Taraflar arasındaki tazminat davasının yapılan yargılaması sonunda; kararda yazılı nedenlerden dolayı davanın kabulüne dair verilen hükmün süresi içinde davalı vekili tarafından temyiz edilmesi üzerine dosya incelendi, gereği düşünüldü:

– K A R A R –

Davacı vekili, müvekkiline ait davalıya kasko sigortalı aracın trafik kazası sonucu büyük hasar gördüğünü, aracın 25 gün boyunca serviste kaldığını, müvekkili bu araç ile pazarlama yaptığından bu sürede kazanç kaybı oluştuğunu beyanla fazlaya ilişkin hakları saklı kalmak kaydıyla 11.646,20 TL maddi zararın kaza tarihinden işleyecek reeskont faizi ile birlikte tahsilini talep etmiştir.
Davalı vekili, hasar ile tutanakta belirtilen ve müvekkilinin sigortalısının karıştığı iddia olunan kaza sonucu oluşan hasarın ve kazanç kaybının teminat dışı olduğunu beyanla davanın reddini savunmuştur.
Mahkemece, toplanan deliller ve benimsenen bilirkişi raporuna göre, davanın kabulüne, hasar bedeli olan 11.646,20 TL’nin davalıdan alınarak davacıya verilmesine, hüküm altına alınan miktara davalının ödemeyi reddettiği tarih olan 20.05.2014 tarihinden itibaren avans faizi uygulanmasına, sair taleplerinin reddine karar verilmiş; hüküm davalı vekili tarafından temyiz edilmiştir.
1-Dava, kasko sigorta sözleşmesinden kaynaklanan kasko tazminat istemine ilişkindir.
28.05.2014 tarihinde yürürlüğe giren 6502 sayılı Tüketicinin Korunması Hakkında Kanun’un 3. maddesinin k bendinde tüketici; Ticari veya mesleki olmayan amaçlarla hareket eden gerçek veya tüzel kişi, l bendinde de tüketici işlemi; mal veya hizmet piyasalarında kamu tüzel kişileri de dâhil olmak üzere ticari veya mesleki amaçlarla hareket eden veya onun adına ya da hesabına hareket eden gerçek veya tüzel
kişiler ile tüketiciler arasında kurulan, eser, taşıma, simsarlık, sigorta, vekâlet, bankacılık ve benzeri sözleşmeler de dâhil olmak üzere her türlü sözleşme ve hukuki işlem olarak tanımlanmış, anılan kanunun 73. maddesinde de tüketici işlemleri ile tüketiciye yönelik uygulamalardan doğabilecek uyuşmazlıklara ilişkin davalarda tüketici mahkemelerinin görevli olduğu belirtilmiştir.
Somut olayda dava 23.06.2014 tarihinde açılmış olup, davacı sigortalı davalıya kasko sigortalı kendisine ait araçta oluşan hasar bedelini talep etmektedir.
Görev, kamu düzenine ilişkin olup, yargılamanın her aşamasında re’sen dikkate alınmalıdır.
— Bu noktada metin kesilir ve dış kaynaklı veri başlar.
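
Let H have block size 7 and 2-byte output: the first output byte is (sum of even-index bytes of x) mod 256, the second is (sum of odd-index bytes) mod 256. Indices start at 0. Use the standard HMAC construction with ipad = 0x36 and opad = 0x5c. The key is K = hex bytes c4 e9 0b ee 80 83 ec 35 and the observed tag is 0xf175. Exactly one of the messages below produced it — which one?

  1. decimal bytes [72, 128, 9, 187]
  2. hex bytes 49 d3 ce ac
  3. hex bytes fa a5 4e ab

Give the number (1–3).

1

Key hex bytes c4 e9 0b ee 80 83 ec 35 is 8 bytes > B = 7, so hash it first: H(key) = 3b 8f, then zero-pad to 7 bytes: K' = 3b 8f 00 00 00 00 00.
K' ⊕ ipad = 0d b9 36 36 36 36 36; K' ⊕ opad = 67 d3 5c 5c 5c 5c 5c.
m1: inner = H(0d b9 36 36 36 36 36 48 80 09 bb) = ea 76; tag = H(67 d3 5c 5c 5c 5c 5c ea 76) = f175 ← matches
m2: inner = H(0d b9 36 36 36 36 36 49 d3 ce ac) = 2e 3c; tag = H(67 d3 5c 5c 5c 5c 5c 2e 3c) = b7b9
m3: inner = H(0d b9 36 36 36 36 36 fa a5 4e ab) = ff 6d; tag = H(67 d3 5c 5c 5c 5c 5c ff 6d) = e88a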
Dava, 6502 sayılı Yasa yürürlüğe girdikten sonra açılmış olup yasanın 3/1-1. maddesi hükümlerine göre uyuşmazlığın çözüm yeri tüketici mahkemesi olduğundan, görevsizlik kararı verilmesi gerekirken işin esasına girilerek yazılı olduğu şekilde karar verilmesi doğru görülmemiştir.
2-Bozma sebep ve şekline göre davalı vekilinin temyiz itirazlarının incelenmesine bu aşamada gerek görülmemiştir.
SONUÇ: Yukarıda (1) numaralı bentte açıklanan nedenlerle hükmün BOZULMASINA, (2) numaralı bentte açıklanan nedenlerle davalı vekilinin temyiz itirazlarının incelenmesine şimdilik yer olmadığına, peşin alınan harcın istek halinde temyiz eden davalıya geri verilmesine 20/09/2016 gününde oybirliğiyle karar verildi.